Lower cortical thickness is associated with reduced gray matter cerebral blood flow across the AD continuum: Neuroimaging / Optimal neuroimaging measures for early detection

Background Cortical thinning is an early marker of Alzheimer’s disease (AD) neurodegenerative changes. We examined relationships of cortical thickness and cerebral blood flow (CBF) to assess whether structural brain changes in AD‐related regions are associated with functional changes in blood flow dynamics. Previous reports of CBF indicate reduced blood flow progressing along the AD continuum from normal cognition (NC) to mild cognitive impairment (MCI) to AD. We hypothesized that reduced cortical thickness in AD‐specific brain regions would relate to reduced global gray matter (GM) CBF. Method Participants enrolled in the Wake Forest Alzheimer’s Disease Research Center (ADRC) Clinical Core cohort (N=373, mean age=70.5 years) underwent neuropsychological assessment, and T1 and pcASL MRI to assess brain structure and CBF. Participants were adjudicated as cognitively unimpaired (NC, N=212) or impaired (MCI or AD, N=161) using NIA‐Alzheimer’s Association criteria.
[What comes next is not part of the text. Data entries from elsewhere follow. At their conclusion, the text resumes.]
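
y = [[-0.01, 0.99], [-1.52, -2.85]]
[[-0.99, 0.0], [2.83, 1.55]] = y @ [[0.01,-1.0], [-1.00,-0.01]]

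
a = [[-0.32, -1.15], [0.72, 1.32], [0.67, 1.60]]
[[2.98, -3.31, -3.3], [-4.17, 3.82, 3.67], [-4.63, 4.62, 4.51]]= a @ [[-2.13, 0.04, -0.33], [-2.00, 2.87, 2.96]]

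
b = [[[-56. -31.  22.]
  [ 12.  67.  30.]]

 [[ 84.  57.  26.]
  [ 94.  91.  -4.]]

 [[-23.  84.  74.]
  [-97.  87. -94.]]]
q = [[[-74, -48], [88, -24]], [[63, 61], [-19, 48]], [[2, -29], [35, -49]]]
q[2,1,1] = -49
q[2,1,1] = -49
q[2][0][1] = -29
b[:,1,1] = [67.0, 91.0, 87.0]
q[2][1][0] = 35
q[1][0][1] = 61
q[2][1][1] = -49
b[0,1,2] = 30.0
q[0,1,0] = 88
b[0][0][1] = -31.0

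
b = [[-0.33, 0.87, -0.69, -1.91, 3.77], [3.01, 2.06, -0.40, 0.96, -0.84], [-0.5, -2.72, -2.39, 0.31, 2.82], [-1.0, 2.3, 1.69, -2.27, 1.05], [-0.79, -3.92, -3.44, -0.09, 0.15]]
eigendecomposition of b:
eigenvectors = [[0.55+0.00j, (-0.14+0j), -0.52+0.06j, -0.52-0.06j, (-0.57+0j)],[(-0.37+0j), (0.72+0j), (0.31+0.16j), (0.31-0.16j), 0.52+0.00j],[-0.09+0.00j, -0.59+0.00j, (-0.59+0j), -0.59-0.00j, -0.48+0.00j],[(0.69+0j), (0.1+0j), -0.04-0.01j, -0.04+0.01j, (0.42+0j)],[(-0.25+0j), -0.32+0.00j, -0.28-0.42j, -0.28+0.42j, (-0.04+0j)]]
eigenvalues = [(-4.91+0j), (2.3+0j), (-0.07+2.8j), (-0.07-2.8j), (-0.05+0j)]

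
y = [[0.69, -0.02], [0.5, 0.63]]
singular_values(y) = [0.95, 0.47]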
T1 MRI were processed using FreeSurfer v5.3; an “AD‐signature” meta‐ROI cortical thickness value was calculated, which was thresholded to classify participants as neurodegeneration‐negative (N‐, above threshold) or ‐positive (N+, below threshold). PcASL MRI were processed to yield CBF images that were normalized to MNI space (Fig.1). A 2‐tissue partial volume correction was applied to yield voxelwise GM CBF. Mean GM CBF across a set of cortical AAL ROIs was calculated for each participant. A MANCOVA model adjusted for age, sex and education measured differences in GM CBF between N‐ and N+ groups. We additionally assessed cognitive status as a moderator of these associations. Result We found a significant difference in GM CBF between N‐ and N+ groups (p=0.010). Participants with lower meta‐ROI cortical thickness had reduced GM CBF compared to participants above the threshold (Fig.2). The interaction of cognitive status and N+/‐ group revealed lower CBF for impaired participants (Fig.3, unadjusted p<0.001), which remained significant after adjustment (p=0.014). Conclusion In our ADRC cohort, neurodegenerative changes within brain regions vulnerable to AD pathology were associated with global GM CBF reductions. Cognitively unimpaired N+ participants exhibited similar levels of GM CBF as impaired N‐ participants. Future studies will assess whether unimpaired N+ participants with reduced CBF have a higher risk of conversion to MCI or AD.